Hal penting yang dibutuhkan untuk keberhasilan upaya menggagas layanan air bersih untuk Kota Bima ini adalah peran serta masyarakat dan seluruh stakeholder yang terlibat, terutama pemahaman bahwa air adalah milik negara dan dapat dikelola oleh negara untuk pemenuhan kebutuhan masyarakat umum. Beberapa catatan terkait tantangan dan risiko kegagalan yang perlu diantisipasi antara lain : kebutuhan pembiayaan yang cukup besar, penolakan masyarakat di beberapa tempat sebagai akibat dari konflik pemanfaatan air dengan sektor pertanian serta komitmen antara Pemerintah Kota Bima dan Pemerintah Kabupaten Bima mengenai tata cara penyelesaian masalah aset PDAM Kabupaten Bima yang terdapat di Kota Bima, namun hal ini tentunya bukan merupakan kendala bila terdapat keinginan untuk menyelesaikan permasalahan ketersediaan air bersih di Kota Bima.
Mengingat kebutuhan akan air bersih adalah kebutuhan dasar masyarakat, perlu dipikirkan upaya keberlanjutan dalam mencari sumber air baku lain sebagai sumber air untuk pemenuhan kebutuhan air bersih masyarakat di Kota Bima pada masa yang akan datang, dengan cara memperbaiki kondisi resapan air pada bagian hulu untuk menjaga keberlangsungan sumber daya air yang ada saat ini agar tetap tersedia untuk masa yang akan datang.

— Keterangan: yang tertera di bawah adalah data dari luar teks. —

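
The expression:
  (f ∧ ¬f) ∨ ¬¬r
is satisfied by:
  {r: True}


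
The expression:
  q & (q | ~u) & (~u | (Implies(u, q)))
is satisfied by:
  {q: True}


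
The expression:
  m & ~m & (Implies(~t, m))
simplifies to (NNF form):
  False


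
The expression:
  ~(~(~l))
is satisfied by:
  {l: False}


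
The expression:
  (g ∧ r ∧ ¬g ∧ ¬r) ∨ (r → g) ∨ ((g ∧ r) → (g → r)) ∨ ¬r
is always true.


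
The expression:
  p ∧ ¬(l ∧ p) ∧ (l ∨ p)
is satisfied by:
  {p: True, l: False}


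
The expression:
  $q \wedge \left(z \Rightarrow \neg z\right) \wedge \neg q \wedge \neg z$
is never true.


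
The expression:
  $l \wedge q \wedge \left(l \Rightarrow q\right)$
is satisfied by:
  {q: True, l: True}


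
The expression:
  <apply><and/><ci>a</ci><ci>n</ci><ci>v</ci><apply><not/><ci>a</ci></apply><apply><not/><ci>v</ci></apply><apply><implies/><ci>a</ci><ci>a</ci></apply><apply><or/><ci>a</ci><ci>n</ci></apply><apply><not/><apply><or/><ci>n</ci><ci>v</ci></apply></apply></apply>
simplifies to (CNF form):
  <false/>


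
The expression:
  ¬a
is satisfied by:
  {a: False}


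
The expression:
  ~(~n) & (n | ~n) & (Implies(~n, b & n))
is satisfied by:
  {n: True}


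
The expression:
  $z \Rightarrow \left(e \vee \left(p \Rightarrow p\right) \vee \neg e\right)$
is always true.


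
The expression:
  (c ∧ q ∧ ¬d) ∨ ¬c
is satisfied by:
  {q: True, c: False, d: False}
  {q: False, c: False, d: False}
  {d: True, q: True, c: False}
  {d: True, q: False, c: False}
  {c: True, q: True, d: False}


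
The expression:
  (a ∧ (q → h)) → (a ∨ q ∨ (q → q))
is always true.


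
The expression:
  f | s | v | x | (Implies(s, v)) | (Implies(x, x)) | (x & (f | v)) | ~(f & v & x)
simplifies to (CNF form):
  True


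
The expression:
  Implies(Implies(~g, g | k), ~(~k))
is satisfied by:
  {k: True, g: False}
  {g: False, k: False}
  {g: True, k: True}


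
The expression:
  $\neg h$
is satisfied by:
  {h: False}


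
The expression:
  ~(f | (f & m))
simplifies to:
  ~f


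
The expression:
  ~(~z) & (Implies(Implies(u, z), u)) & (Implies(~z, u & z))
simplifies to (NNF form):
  u & z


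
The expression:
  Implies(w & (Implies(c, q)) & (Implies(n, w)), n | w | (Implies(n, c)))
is always true.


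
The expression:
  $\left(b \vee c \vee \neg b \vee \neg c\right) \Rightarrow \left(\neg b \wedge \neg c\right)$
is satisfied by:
  {b: False, c: False}


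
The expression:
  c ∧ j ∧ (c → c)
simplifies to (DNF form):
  c ∧ j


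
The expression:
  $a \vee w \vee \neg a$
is always true.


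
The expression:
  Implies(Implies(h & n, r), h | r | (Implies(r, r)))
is always true.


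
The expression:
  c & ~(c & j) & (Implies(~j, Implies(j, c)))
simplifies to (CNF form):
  c & ~j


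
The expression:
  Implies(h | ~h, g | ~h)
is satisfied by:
  {g: True, h: False}
  {h: False, g: False}
  {h: True, g: True}


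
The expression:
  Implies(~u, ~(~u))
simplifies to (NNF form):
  u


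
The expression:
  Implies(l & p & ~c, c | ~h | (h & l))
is always true.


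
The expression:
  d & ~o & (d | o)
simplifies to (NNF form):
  d & ~o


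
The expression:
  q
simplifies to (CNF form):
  q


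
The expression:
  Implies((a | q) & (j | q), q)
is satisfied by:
  {q: True, a: False, j: False}
  {q: False, a: False, j: False}
  {j: True, q: True, a: False}
  {j: True, q: False, a: False}
  {a: True, q: True, j: False}
  {a: True, q: False, j: False}
  {a: True, j: True, q: True}


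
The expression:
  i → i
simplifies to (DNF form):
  True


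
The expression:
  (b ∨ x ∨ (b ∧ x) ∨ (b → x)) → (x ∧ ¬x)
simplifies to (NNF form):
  False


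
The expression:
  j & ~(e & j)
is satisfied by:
  {j: True, e: False}


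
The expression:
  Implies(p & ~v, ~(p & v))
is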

Tulisan ini diharapkan dapat memberikan saran konstruktif untuk akselerasi penyediaan layanan air bersih di Kota Bima. Upaya penyediaan air bersih di Kota Bima haruslah berupa upaya yang berkelanjutan dengan tetap memperhatikan kelestarian sumber daya air yang ada untuk kehidupan anak cucu kita kelak, semoga bermanfaat, terima kasih.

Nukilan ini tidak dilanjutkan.